The recognition of the intention of the NSS proposal, however, does not mean that it will be easy for the NSS to achieve its goals. On the contrary, like many other global governance proposals, the NSS initiative faces two very important obstacles.
The first is, although the participants of the Summit accept the importance of preventing nuclear materials from being illegally possessed, used or trafficked, they probably still have different assessments to the threat of nuclear terrorism and the urgency of nuclear materials protection. Therefore, the priorities of the participant countries are still different, which decides that the resources put on the subject might not be as many as expected by the organizers.
Secondly, countries at different stages of development still have different preferences to international actions. Therefore, it might be relatively easier for countries to make voluntary commitments on protecting fissile materials, but it will be much harder if the NSS wants to go steps further, for example requiring states to accept a kind of tracking system so that their voluntary commitments are checked and verified.
With the limitations on the ground, it is fair to say that the NSS initiative sets its goals quite high for the participants, no matter referring to the direct goal of securing all vulnerable nuclear materials in four years or the broader and longer term goal of establishing a framework of global management on nuclear materials. To achieve the goals, the NSS does need great supports from major players of the international system.
As an important participant to world affairs, China attaches great importance to the NSS. President Hu attended both of the Summits, elaborating China’s policy on nuclear security and committing to participate in international cooperation on nuclear security. Last year, according to a memorandum of understanding between China and the U.S., China began the construction of a center of excellence, which will serve as a place for exchanging best practices and technical information and help meet the training needs in Asia-Pacific and carry out exchanges with other regions. China has strengthened its domestic management system of nuclear energy and nuclear materials. It actively engaged in extensive international nuclear security cooperation, ratified the Amendment to the Convention on the Physical Protection of Nuclear Material and the International Convention for the Suppression of Acts of Nuclear Terrorism.
All of the actions taken by China on nuclear security issue suggest that China works in a very pragmatic way in participating in international nuclear security and safety cooperation. Identifying itself as a developing and Asia-Pacific country, China possibly will contribute more in future to the two communities’ dialogues and cooperation on nuclear issues.
For a global governance topic like nuclear security, which has not accumulated enough consensuses on priorities and approaches, it probably needs more dialogues and cooperation at different levels to keep the momentum and promote the progress. East Asia is a region which needs more serious dialogues on nuclear security issues, because the region enjoys fast economic development but lacks of energy supply. The region has a substantial demand for nuclear energy, although last year’s nuclear accidents in Japan cautions the nuclear energy options in the region. However, considering the reality of energy supply shortness, the region probably will still see more nuclear plants in future. Thus, how to ensure nuclear plants safety and nuclear materials secure will become a critical question for East Asian countries.

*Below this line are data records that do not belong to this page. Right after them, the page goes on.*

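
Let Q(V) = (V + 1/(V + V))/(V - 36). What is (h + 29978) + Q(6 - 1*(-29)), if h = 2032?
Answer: 2238249/70 ≈ 31975.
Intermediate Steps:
Q(V) = (V + 1/(2*V))/(-36 + V)
(h + 29978) + Q(6 - 1*(-29)) = (2032 + 29978) + (½ + (6 - 1*(-29))²)/((6 - 1*(-29))*(-36 + (6 - 1*(-29)))) = 32010 + (½ + (6 + 29)²)/((6 + 29)*(-36 + (6 + 29))) = 32010 + (½ + 35²)/(35*(-36 + 35)) = 32010 + (1/35)*(½ + 1225)/(-1) = 32010 + (1/35)*(-1)*(2451/2) = 32010 - 2451/70 = 2238249/70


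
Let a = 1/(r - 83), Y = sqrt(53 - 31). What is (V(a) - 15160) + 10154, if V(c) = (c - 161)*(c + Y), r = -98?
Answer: -163972424/32761 - 29142*sqrt(22)/181 ≈ -5760.3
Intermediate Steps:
Y = sqrt(22) ≈ 4.6904
a = -1/181 (a = 1/(-98 - 83) = 1/(-181) = -1/181 ≈ -0.0055249)
V(c) = (-161 + c)*(c + sqrt(22)) (V(c) = (c - 161)*(c + sqrt(22)) = (-161 + c)*(c + sqrt(22)))
(V(a) - 15160) + 10154 = (((-1/181)**2 - 161*(-1/181) - 161*sqrt(22) - sqrt(22)/181) - 15160) + 10154 = ((1/32761 + 161/181 - 161*sqrt(22) - sqrt(22)/181) - 15160) + 10154 = ((29142/32761 - 29142*sqrt(22)/181) - 15160) + 10154 = (-496627618/32761 - 29142*sqrt(22)/181) + 10154 = -163972424/32761 - 29142*sqrt(22)/181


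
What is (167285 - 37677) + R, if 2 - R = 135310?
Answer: -5700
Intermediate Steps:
R = -135308 (R = 2 - 1*135310 = 2 - 135310 = -135308)
(167285 - 37677) + R = (167285 - 37677) - 135308 = 129608 - 135308 = -5700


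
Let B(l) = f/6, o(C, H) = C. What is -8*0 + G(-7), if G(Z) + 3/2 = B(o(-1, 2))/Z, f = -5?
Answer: -29/21 ≈ -1.3810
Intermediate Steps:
B(l) = -⅚ (B(l) = -5/6 = -5*⅙ = -⅚)
G(Z) = -3/2 - 5/(6*Z)
-8*0 + G(-7) = -8*0 + (⅙)*(-5 - 9*(-7))/(-7) = 0 + (⅙)*(-⅐)*(-5 + 63) = 0 + (⅙)*(-⅐)*58 = 0 - 29/21 = -29/21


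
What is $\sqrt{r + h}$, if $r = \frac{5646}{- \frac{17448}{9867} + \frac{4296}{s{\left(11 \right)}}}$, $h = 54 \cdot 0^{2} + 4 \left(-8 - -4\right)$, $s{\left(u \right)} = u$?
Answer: $\frac{i \sqrt{37747549063}}{159836} \approx 1.2155 i$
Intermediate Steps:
$h = -16$ ($h = 54 \cdot 0 + 4 \left(-8 + 4\right) = 0 + 4 \left(-4\right) = 0 - 16 = -16$)
$r = \frac{9284847}{639344}$ ($r = \frac{5646}{- \frac{17448}{9867} + \frac{4296}{11}} = \frac{5646}{\left(-17448\right) \frac{1}{9867} + 4296 \cdot \frac{1}{11}} = \frac{5646}{- \frac{5816}{3289} + \frac{4296}{11}} = \frac{5646}{\frac{1278688}{3289}} = 5646 \cdot \frac{3289}{1278688} = \frac{9284847}{639344} \approx 14.522$)
$\sqrt{r + h} = \sqrt{\frac{9284847}{639344} - 16} = \sqrt{- \frac{944657}{639344}} = \frac{i \sqrt{37747549063}}{159836}$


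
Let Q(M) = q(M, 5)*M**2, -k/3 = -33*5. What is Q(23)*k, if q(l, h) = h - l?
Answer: -4713390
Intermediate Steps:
k = 495 (k = -(-99)*5 = -3*(-165) = 495)
Q(M) = M**2*(5 - M) (Q(M) = (5 - M)*M**2 = M**2*(5 - M))
Q(23)*k = (23**2*(5 - 1*23))*495 = (529*(5 - 23))*495 = (529*(-18))*495 = -9522*495 = -4713390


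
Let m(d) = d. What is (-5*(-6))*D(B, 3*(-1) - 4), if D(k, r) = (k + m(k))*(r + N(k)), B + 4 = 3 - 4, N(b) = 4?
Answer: 900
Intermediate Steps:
B = -5 (B = -4 + (3 - 4) = -4 - 1 = -5)
D(k, r) = 2*k*(4 + r) (D(k, r) = (k + k)*(r + 4) = (2*k)*(4 + r) = 2*k*(4 + r))
(-5*(-6))*D(B, 3*(-1) - 4) = (-5*(-6))*(2*(-5)*(4 + (3*(-1) - 4))) = 30*(2*(-5)*(4 + (-3 - 4))) = 30*(2*(-5)*(4 - 7)) = 30*(2*(-5)*(-3)) = 30*30 = 900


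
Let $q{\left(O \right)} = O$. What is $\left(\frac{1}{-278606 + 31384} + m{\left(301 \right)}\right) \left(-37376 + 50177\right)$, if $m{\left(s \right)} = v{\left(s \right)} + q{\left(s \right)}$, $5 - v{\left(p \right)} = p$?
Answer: $\frac{15823431309}{247222} \approx 64005.0$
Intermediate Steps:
$v{\left(p \right)} = 5 - p$
$m{\left(s \right)} = 5$ ($m{\left(s \right)} = \left(5 - s\right) + s = 5$)
$\left(\frac{1}{-278606 + 31384} + m{\left(301 \right)}\right) \left(-37376 + 50177\right) = \left(\frac{1}{-278606 + 31384} + 5\right) \left(-37376 + 50177\right) = \left(\frac{1}{-247222} + 5\right) 12801 = \left(- \frac{1}{247222} + 5\right) 12801 = \frac{1236109}{247222} \cdot 12801 = \frac{15823431309}{247222}$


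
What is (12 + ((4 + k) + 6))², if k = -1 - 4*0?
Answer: 441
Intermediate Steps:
k = -1 (k = -1 + 0 = -1)
(12 + ((4 + k) + 6))² = (12 + ((4 - 1) + 6))² = (12 + (3 + 6))² = (12 + 9)² = 21² = 441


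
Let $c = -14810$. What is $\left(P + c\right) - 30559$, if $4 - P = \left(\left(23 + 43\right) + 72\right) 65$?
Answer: $-54335$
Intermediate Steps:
$P = -8966$ ($P = 4 - \left(\left(23 + 43\right) + 72\right) 65 = 4 - \left(66 + 72\right) 65 = 4 - 138 \cdot 65 = 4 - 8970 = -8966$)
$\left(P + c\right) - 30559 = \left(-8966 - 14810\right) - 30559 = -23776 - 30559 = -54335$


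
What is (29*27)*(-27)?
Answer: -21141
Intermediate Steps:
(29*27)*(-27) = 783*(-27) = -21141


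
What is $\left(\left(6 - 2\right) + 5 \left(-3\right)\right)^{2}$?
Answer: $121$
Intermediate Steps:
$\left(\left(6 - 2\right) + 5 \left(-3\right)\right)^{2} = \left(4 - 15\right)^{2} = \left(-11\right)^{2} = 121$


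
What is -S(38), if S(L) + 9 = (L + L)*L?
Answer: -2879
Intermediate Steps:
S(L) = -9 + 2*L² (S(L) = -9 + (L + L)*L = -9 + (2*L)*L = -9 + 2*L²)
-S(38) = -(-9 + 2*38²) = -(-9 + 2*1444) = -(-9 + 2888) = -1*2879 = -2879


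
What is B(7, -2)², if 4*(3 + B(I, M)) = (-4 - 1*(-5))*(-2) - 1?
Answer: 225/16 ≈ 14.063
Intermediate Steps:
B(I, M) = -15/4 (B(I, M) = -3 + ((-4 - 1*(-5))*(-2) - 1)/4 = -3 + ((-4 + 5)*(-2) - 1)/4 = -3 + (1*(-2) - 1)/4 = -3 + (-2 - 1)/4 = -3 + (¼)*(-3) = -3 - ¾ = -15/4)
B(7, -2)² = (-15/4)² = 225/16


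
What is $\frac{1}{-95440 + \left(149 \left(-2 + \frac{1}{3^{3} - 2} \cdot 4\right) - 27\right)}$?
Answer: $- \frac{25}{2393529} \approx -1.0445 \cdot 10^{-5}$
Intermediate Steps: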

Besides its global agenda, it will be even better if the NSS in Seoul can become a driving force for East Asian cooperation on nuclear security and nuclear safety issues. South Korea, Japan, China and many other East Asian countries have common interests on the subject and they do have their advantages in various areas. East Asian countries should work on a good regional agenda on nuclear security and safety.
Wu Chunsi, Executive Director of Institute for Strategic Studies, Shanghai Institutes for International Studies.